In 1959, he set up the production company Film 59, which began its activity with the production of two films influenced by Italian neorealism: Los golfos by Carlos Saura and El cochecito by Marco Ferreri. In 1960, Los golfos was screened at the Cannes Film Festival, where Portabella met Luis Buñuel. He convinced Buñuel to return to Spain and shoot Viridiana. Co-produced by Mexican Gustavo Alatriste - the Spanish company UNINCI headed by Bardem and Ricardo Muñoz Suay - and Movies 59, Buñuel's film, despite numerous script corrections made at the request of the Director General of Cinematography, openly parodied symbols of the Spanish state religion. Presented at the Cannes Film Festival in 1961, where the film earned the Palme d'Or, Viridiana caused a famous scandal.

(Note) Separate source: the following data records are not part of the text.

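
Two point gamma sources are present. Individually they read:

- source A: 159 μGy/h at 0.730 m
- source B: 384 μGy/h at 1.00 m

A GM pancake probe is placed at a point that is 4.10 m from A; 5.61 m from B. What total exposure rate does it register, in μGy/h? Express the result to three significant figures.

Each source contributes Iᵢ·(dᵢ/rᵢ)²; contributions add.
A: 159 × (0.730/4.10)² = 5.041 μGy/h
B: 384 × (1.00/5.61)² = 12.20 μGy/h
Total = 5.041 + 12.20 = 17.24 μGy/h.

17.2 μGy/h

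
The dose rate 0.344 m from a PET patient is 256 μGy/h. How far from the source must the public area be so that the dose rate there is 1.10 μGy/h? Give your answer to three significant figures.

Intensity scales as (d₁/d₂)², so d₂ = d₁·√(I₁/I₂).
I₁/I₂ = 256/1.10 = 232.7, so d₂ = 0.344 × √232.7 = 5.248 m.

5.25 m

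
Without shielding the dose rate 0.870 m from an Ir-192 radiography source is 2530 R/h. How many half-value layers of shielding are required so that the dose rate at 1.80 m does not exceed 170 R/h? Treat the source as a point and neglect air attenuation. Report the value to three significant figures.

1.80 half-value layers

At 1.80 m, distance alone gives (0.870/1.80)² = 0.2336, so 2530 × 0.2336 = 591.0 R/h.
Further attenuation needed: 591.0/170 = 3.476.
n = log₂(3.476) = 1.797 half-value layers.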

Following Viridiana, Portabella collaborated with several other filmmakers. On the first, Lejos de los arboles, written and directed by Jacinto Esteva, Portabella was credited only as associate producer owing to a desire not to be linked to the school in Barcelona. In 1965, Portabella wrote II Momento Della Verita of Francesco Rosi. Then, in 1969, he produced Hydrangea, directed by one of the pioneers of alternative cinema in Spain, Aragon Antonio Maenza. After several more realistic films led to censorship and difficulties with the authorities, Portabella dedicated himself to the development of a radical cinematic language, leading to his first short film No contéis con los dedos in 1968. He subsequently collaborated with Miró on a series of films for the Fondation Maeght.
After the death of Francisco Franco in 1975, Portabella made a documentary on the subject of democratic transition entitled Informe sobre algunas questiones of general interes para una proyección pública. In 1990 he made the fictional feature, Warsaw Bridge, a reflection on the relationship between literature and film, which marked a return to his most radical techniques. In 2007 Portabella directed The Silence before Bach, which explored the relationship between the music of Johann Sebastian Bach and imagery. In 2009 he was a member of the jury of the 66th Venice Film Festival.

Filmography

Portabella was elected Senator during Spain's first democratic elections in 1977. He participated in the drafting of the Spanish Constitution. He has also been a member of the Parliament of Catalonia. Since 2001 Pere Portabella is the president of Fundación Alternativas, a Spanish think tank. Every summer he brings together prominent personalities in politics, culture, art, at his residence in Palau-sator. In 1999 he was awarded the Cross of St. George.